Die USA und China wollen künftig gemeinsam mäßigend auf Nordkorea einwirken. "Wir werden zusammenarbeiten, um zu schauen, ob wir die Regierung in Pjöngjang zu einem Punkt bringen können, an dem sie bereit zu einer Kurskorrektur ist und sich von der Entwicklung von Atomwaffen abwendet", sagte US-Außenminister Rex Tillerson nach einem Treffen mit dem chinesischen Außenminister Wang Yi. Konkrete Schritte nannten die beiden allerdings nicht.

Zugleich kündigten die Außenminister an, auch grundsätzlich enger miteinander kooperieren zu wollen. Dies werde "zur Stärkung der Beziehung zwischen China und den Vereinigten Staaten" führen, sagte Tillerson. Er sei zuversichtlich, dass sich das chinesisch-amerikanische Verhältnis "in die richtige Richtung entwickeln" werde.

Die USA haben China in der Vergangenheit immer wieder vorgeworfen, nicht genug zu unternehmen, um der Bedrohung durch Nordkoreas Atom- und Raketenprogramm zu begegnen. Zwar teilt China die Sorgen bezüglich der atomaren Aufrüstung von Nordkorea, weitreichendere Maßnahmen lehnt es bisher aber ab. Tillerson hatte kürzlich angekündigt, dass die USA militärische Maßnahmen gegen Nordkorea nicht mehr ausschließen würden.

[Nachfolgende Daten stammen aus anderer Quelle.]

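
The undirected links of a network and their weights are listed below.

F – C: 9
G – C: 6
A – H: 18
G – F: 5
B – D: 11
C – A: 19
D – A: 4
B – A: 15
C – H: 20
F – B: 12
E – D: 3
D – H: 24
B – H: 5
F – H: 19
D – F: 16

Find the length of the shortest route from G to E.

Compare a few routes:
G - C - A - D - E: 6+19+4+3 = 32
G - F - B - D - E: 5+12+11+3 = 31
G - F - D - E: 5+16+3 = 24
The minimum is 24 via G - F - D - E.

24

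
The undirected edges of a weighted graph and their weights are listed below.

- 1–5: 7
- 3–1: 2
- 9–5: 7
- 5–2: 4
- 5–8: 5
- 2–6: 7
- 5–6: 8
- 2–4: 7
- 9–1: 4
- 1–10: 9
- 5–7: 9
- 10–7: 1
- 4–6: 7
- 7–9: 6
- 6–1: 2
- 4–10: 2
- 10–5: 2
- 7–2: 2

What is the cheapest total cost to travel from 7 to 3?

12

Shortest distances from 7:
7: 0
10: 1  (via 7)
2: 2  (via 7)
4: 3  (via 10)
5: 3  (via 10)
9: 6  (via 7)
8: 8  (via 5)
6: 9  (via 2)
1: 10  (via 10)
3: 12  (via 1)
Shortest route: 7 → 10 → 1 → 3 = 12.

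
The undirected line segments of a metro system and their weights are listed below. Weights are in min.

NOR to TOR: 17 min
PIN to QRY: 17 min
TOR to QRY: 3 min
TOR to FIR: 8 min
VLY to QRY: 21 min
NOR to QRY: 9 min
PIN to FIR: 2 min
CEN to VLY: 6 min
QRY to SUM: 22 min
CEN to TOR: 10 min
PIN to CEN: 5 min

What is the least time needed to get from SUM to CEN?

35 min

Enumerating some paths:
SUM–QRY–VLY–CEN: 22+21+6 = 49
SUM–QRY–TOR–CEN: 22+3+10 = 35
SUM–QRY–TOR–FIR–PIN–CEN: 22+3+8+2+5 = 40
SUM–QRY–PIN–CEN: 22+17+5 = 44
Cheapest is SUM–QRY–TOR–CEN at 35 min.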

Nordkorea hat im vergangenen Jahr zwei Atomwaffenversuche und eine Reihe von Raketentests durchgeführt. Es verstieß damit gegen mehrere Resolutionen des UN-Sicherheitsrats. Vor zwei Wochen feuerte das Militär des Landes vor seiner Ostküste vier Raketen ins Meer ab. Seit dem ersten Atomwaffentest Nordkoreas im Jahr 2006 beschloss der Sicherheitsrat bereits sechs Sanktionsrunden. Während Tillersons Asienreise hatte das nordkoreanische Militär laut staatlichen Medien einen neuen Raketenantrieb getestet.